Por Mauricio Álvarez Mora.
El movimiento ecologista en Costa Rica ha llevado a la Sala Constitucional un recurso de inconstitucionalidad contra la Ley de Moratoria a los Desalojos, al considerar que esta normativa representa una seria amenaza para el patrimonio natural del país y un retroceso en materia de protección ambiental.
La acción legal sostiene que la Ley 9373 vulnera principios fundamentales consagrados en la Constitución Política, entre ellos la protección de los bienes de dominio público, la intangibilidad de la zona marítimo-terrestre y el derecho de todas las personas a disfrutar de un ambiente sano y ecológicamente equilibrado. Según el movimiento ecologista, permitir la permanencia de ocupaciones irregulares en territorios de alto valor ambiental pone en riesgo ecosistemas clave y debilita la capacidad del Estado para protegerlos.
La normativa impugnada establece una moratoria de 24 meses que suspende desalojos, demoliciones y otras acciones administrativas en terrenos de dominio público, incluyendo la zona marítimo-terrestre, zonas fronterizas y áreas que forman parte del Patrimonio Natural del Estado. En la práctica, esto permite que actividades y proyectos continúen en estos espacios, incluso cuando su legalidad o impacto ambiental ha sido cuestionado.
Uno de los puntos más críticos señalados en el recurso es que la ley no excluye de esta moratoria a áreas silvestres protegidas, incluyendo aquellas de alta fragilidad ambiental o destinadas a conservación absoluta. Además, la medida fue aprobada sin estudios técnicos que respalden su necesidad o evalúen sus posibles consecuencias, lo cual contraviene principios básicos de la gestión ambiental.
El movimiento ecologista también advierte que la ley limita la capacidad del Estado para recuperar bienes públicos ocupados de manera ilegal. Al condicionar la intervención estatal a la demostración de daños ambientales o del riesgo de que estos ocurran, se dificulta la acción preventiva y se restringe la defensa del interés público.
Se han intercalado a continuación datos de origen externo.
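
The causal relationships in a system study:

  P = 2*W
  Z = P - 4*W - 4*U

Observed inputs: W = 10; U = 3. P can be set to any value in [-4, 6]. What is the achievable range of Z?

Intervening on P fixes its value directly, overriding its dependence on W.
Substituting into the Z equation gives Z = P - 52.
Linear in P, so extremes are at the endpoints: P = -4 gives Z = -56; P = 6 gives Z = -46.

-56 to -46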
Esto implica que, en casos donde no se logre probar daño inmediato, ocupaciones en manglares, esteros u otros ecosistemas podrían mantenerse sin posibilidad de intervención.
Estas preocupaciones no son nuevas. Informes del Departamento de Servicios Técnicos de la Asamblea Legislativa, emitidos en 2014 y 2015, ya habían advertido sobre posibles inconstitucionalidades en la ley. Asimismo, la Procuraduría General de la República ha señalado en ocasiones anteriores que este tipo de moratorias pueden constituir una regresión en materia ambiental, al debilitar los mecanismos de protección del patrimonio natural.
Desde la perspectiva del movimiento ecologista, la ley representa una renuncia del Estado a su obligación de resguardar los bienes colectivos, al permitir que intereses privados continúen ocupando y utilizando territorios que deberían estar destinados al bien común. La acción presentada ante la Sala IV busca revertir esta situación y restablecer el principio de protección efectiva de los ecosistemas.
El debate abierto por este recurso pone sobre la mesa una discusión de fondo: hasta qué punto las políticas públicas pueden flexibilizar la protección ambiental sin comprometer derechos fundamentales ni generar daños irreversibles. En un país que ha construido su imagen internacional sobre la conservación de la naturaleza, la resolución de este caso podría marcar un precedente importante sobre los límites de la gestión del territorio y la responsabilidad del Estado en la defensa de su patrimonio natural.